Holographic display prototype used in the experiments
Not only can this technique run on a smartphone but it also needs less than 1 megabyte of memory.
Virtual reality has been around for decades, and every year, headlines all over the internet announce it to be the next big thing. However, those predictions are yet to become a reality, and VR technologies are far from being widespread. While there are many reasons for that, VR making users feel sick is definitely one of the culprits.
Better 3D visualization could help with that, and now, MIT researchers have developed a new way to produce holograms thanks to a deep learning-based method that works so efficiently that cuts down the computational power need in an instant, according to a press release by the university.
A hologram is an image that resembles a 2D window looking onto a 3D scene, and this 60-year-old technology remade for the digital world can deliver an outstanding image of the 3D world around us.
“People previously thought that with existing consumer-grade hardware, it was impossible to do real-time 3D holography computations,” explains Liang Shi, the study’s lead author and a Ph.D. student in MIT’s Department of Electrical Engineering and Computer Science. “It’s often been said that commercially available holographic displays will be around in 10 years, yet this statement has been around for decades.”
Generating real-time 3D holograms
This new approach, called “tensor holography”, will bring that goal closer, allowing holography to reach realms of VR and 3D printing. “Everything worked out magically, which really exceeded all of our expectations,” said study lead author Liang Shi, a computer scientist at MIT, to IEEE Spectrum.
In order to accomplish that, the study, published in the journal Nature and funded in part by Sony, explains how the researchers used deep learning to accelerate computer-generated holography, allowing for real-time hologram generation.
A convolutional neural network, which is a processing technique that uses a chain of trainable tensors to roughly mimic how humans process visual information, was designed, and in order to accomplish that, a large, high-quality dataset, which didn’t exist for 3D holograms, was needed.

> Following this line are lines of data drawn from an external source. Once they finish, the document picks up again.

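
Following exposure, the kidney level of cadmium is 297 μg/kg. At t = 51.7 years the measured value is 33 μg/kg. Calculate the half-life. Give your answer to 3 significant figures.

16.3 years

A/A₀ = 33/297 ≈ 0.11111.
n = log₂(9) ≈ 3.1699 half-lives elapsed in 51.7 years.
t½ = 51.7/3.1699 ≈ 16.31 years.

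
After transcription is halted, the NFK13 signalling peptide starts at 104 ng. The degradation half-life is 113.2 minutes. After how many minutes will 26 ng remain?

226.4 minutes

26/104 = 1/4, so 2 half-lives have elapsed.
t = 2 × 113.2 = 226.4 minutes.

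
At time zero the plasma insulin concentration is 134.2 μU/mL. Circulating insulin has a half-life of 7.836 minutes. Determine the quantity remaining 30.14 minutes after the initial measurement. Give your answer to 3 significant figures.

9.33 μU/mL

Number of half-lives: n = 30.14/7.836 ≈ 3.8464.
Remaining = 134.2 × (1/2)^3.8464 = 134.2 × 0.069524 ≈ 9.3301 μU/mL.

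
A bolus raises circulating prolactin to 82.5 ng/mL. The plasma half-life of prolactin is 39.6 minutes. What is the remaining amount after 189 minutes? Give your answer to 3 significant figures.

Number of half-lives: n = 189/39.6 ≈ 4.7727.
Remaining = 82.5 × (1/2)^4.7727 = 82.5 × 0.036582 ≈ 3.018 ng/mL.

3.02 ng/mL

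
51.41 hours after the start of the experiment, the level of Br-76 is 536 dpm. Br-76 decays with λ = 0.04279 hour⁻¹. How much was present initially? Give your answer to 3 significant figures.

t½ = ln 2 / λ = 0.69315 / 0.04279 ≈ 16.199 hours.
Number of half-lives elapsed: n = 51.41/16.199 ≈ 3.1737.
A₀ = A × 2^n = 536 × 2^3.1737 = 536 × 9.0235 ≈ 4836.6 dpm.

4840 dpm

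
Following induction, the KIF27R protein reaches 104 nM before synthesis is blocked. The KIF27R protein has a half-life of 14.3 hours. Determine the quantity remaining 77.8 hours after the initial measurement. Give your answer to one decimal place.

Number of half-lives: n = 77.8/14.3 ≈ 5.4406.
Remaining = 104 × (1/2)^5.4406 = 104 × 0.023027 ≈ 2.3948 nM.

2.4 nM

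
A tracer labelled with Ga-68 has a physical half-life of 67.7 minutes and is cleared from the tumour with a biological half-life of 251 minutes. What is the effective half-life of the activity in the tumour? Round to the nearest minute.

53 minutes

1/t_eff = 1/t_phys + 1/t_biol = 1/67.7 + 1/251 = 0.018755 per minute.
t_eff = 67.7 × 251 / (67.7 + 251) ≈ 53.319 minutes.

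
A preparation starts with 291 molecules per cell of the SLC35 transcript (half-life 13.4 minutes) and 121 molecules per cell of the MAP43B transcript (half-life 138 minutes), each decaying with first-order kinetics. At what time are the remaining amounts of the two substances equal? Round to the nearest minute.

19 minutes

Set 291·(1/2)^(t/13.4) = 121·(1/2)^(t/138).
Taking log₂: log₂(291/121) = t·(1/13.4 − 1/138).
log₂(2.405) = 1.266; 1/13.4 − 1/138 = 0.06738.
t = 1.266 / 0.06738 ≈ 18.789 minutes.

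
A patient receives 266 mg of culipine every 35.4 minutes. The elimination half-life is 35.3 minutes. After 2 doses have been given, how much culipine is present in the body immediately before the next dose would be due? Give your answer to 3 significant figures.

199 mg

The 2 doses were given 70.8, 35.4 minutes ago.
Total = 266·(1/2)^(70.8/35.3) + 266·(1/2)^(35.4/35.3)
      = 66.239 + 132.74 ≈ 198.98 mg.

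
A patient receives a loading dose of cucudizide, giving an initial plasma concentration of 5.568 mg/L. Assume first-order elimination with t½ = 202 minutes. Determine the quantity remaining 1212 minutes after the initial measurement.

Elapsed time is 6 half-lives (1212/202).
Each half-life halves the amount: 5.568 × (1/2)^6 = 5.568/64 = 0.087 mg/L.

0.087 mg/L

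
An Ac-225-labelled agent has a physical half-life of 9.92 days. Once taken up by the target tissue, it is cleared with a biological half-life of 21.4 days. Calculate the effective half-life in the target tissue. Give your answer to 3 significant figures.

6.78 days

1/t_eff = 1/t_phys + 1/t_biol = 1/9.92 + 1/21.4 = 0.14754 per day.
t_eff = 9.92 × 21.4 / (9.92 + 21.4) ≈ 6.778 days.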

Each pair matching a picture with its corresponding hologram, a custom database of 4,000 pairs of computer-generated images, which included color and depth information for each pixel, was built.

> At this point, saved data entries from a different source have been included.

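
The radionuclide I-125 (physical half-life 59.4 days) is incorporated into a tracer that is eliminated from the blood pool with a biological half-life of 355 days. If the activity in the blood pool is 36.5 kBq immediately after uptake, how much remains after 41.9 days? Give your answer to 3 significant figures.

20.6 kBq

1/t_eff = 1/t_phys + 1/t_biol = 1/59.4 + 1/355 = 0.019652 per day.
t_eff = 59.4 × 355 / (59.4 + 355) ≈ 50.886 days.
Remaining = 36.5 × (1/2)^(41.9/50.886) = 36.5 × (1/2)^0.82342 ≈ 20.626 kBq.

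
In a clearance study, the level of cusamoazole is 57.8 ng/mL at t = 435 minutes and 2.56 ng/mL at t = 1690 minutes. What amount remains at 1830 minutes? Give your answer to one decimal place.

Over Δt = 1690 − 435 = 1255 minutes, the level fell by a factor of 57.8/2.56 ≈ 22.578.
n = log₂(22.578) ≈ 4.4969 half-lives, so t½ = 1255/4.4969 ≈ 279.08 minutes.
From t = 1690 to t = 1830: 2.56 × (1/2)^((1830−1690)/279.08) ≈ 1.8081 ng/mL.

1.8 ng/mL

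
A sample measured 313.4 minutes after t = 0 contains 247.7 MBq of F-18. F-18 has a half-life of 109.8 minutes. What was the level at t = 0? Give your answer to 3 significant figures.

Number of half-lives elapsed: n = 313.4/109.8 ≈ 2.8543.
A₀ = A × 2^n = 247.7 × 2^2.8543 = 247.7 × 7.2314 ≈ 1791.2 MBq.

1790 MBq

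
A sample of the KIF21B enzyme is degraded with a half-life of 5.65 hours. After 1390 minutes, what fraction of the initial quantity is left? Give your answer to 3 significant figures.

1390 minutes = 23.1667 hours.
n = 23.1667/5.65 ≈ 4.1003 half-lives.
Fraction remaining = (1/2)^4.1003 ≈ 0.058303.

0.0583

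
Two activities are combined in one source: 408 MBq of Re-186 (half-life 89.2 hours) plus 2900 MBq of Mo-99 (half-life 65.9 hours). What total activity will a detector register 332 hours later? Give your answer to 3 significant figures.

Re-186: 408 × (1/2)^(332/89.2) = 408 × (1/2)^3.722 ≈ 30.92 MBq.
Mo-99: 2900 × (1/2)^(332/65.9) = 2900 × (1/2)^5.0379 ≈ 88.273 MBq.
Total = 30.92 + 88.273 ≈ 119.19 MBq.

119 MBq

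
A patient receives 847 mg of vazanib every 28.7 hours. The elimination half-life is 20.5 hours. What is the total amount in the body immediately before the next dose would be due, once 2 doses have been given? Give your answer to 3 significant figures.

443 mg

The 2 doses were given 57.4, 28.7 hours ago.
Total = 847·(1/2)^(57.4/20.5) + 847·(1/2)^(28.7/20.5)
      = 121.62 + 320.95 ≈ 442.57 mg.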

The convolutional neural network then got on the job by using this data to learn how to calculate the best way to generate holograms for the images. With this process, it was able to produce new holograms from images with depth information. The neural network was much faster than physics-based calculations and run on an efficiency that “amazed” the team members.
Not only the new system requires less than 620 kilobytes of memory, but it can also create 60 color 3D holograms per second with a resolution of 1,920 by 1,080 pixels on a single consumer-grade GPU. For example, the team could run it on an iPhone 11 Pro at a rate of 1.1 holograms per second.
This suggests that the new system could one day create holograms in real-time on future VR and AR mobile headsets, helping VR users be more immersed thanks to the realistic scenery while getting rid of the side effects of long-term VR usage. 3D printing, microscopy, visualization of medical data, and the design of surfaces with unique optical properties could be other fields where this system could see application.
“It’s a considerable leap that could completely change people’s attitudes toward holography,” said co-author Wojciech Matusik. “We feel like neural networks were born for this task.”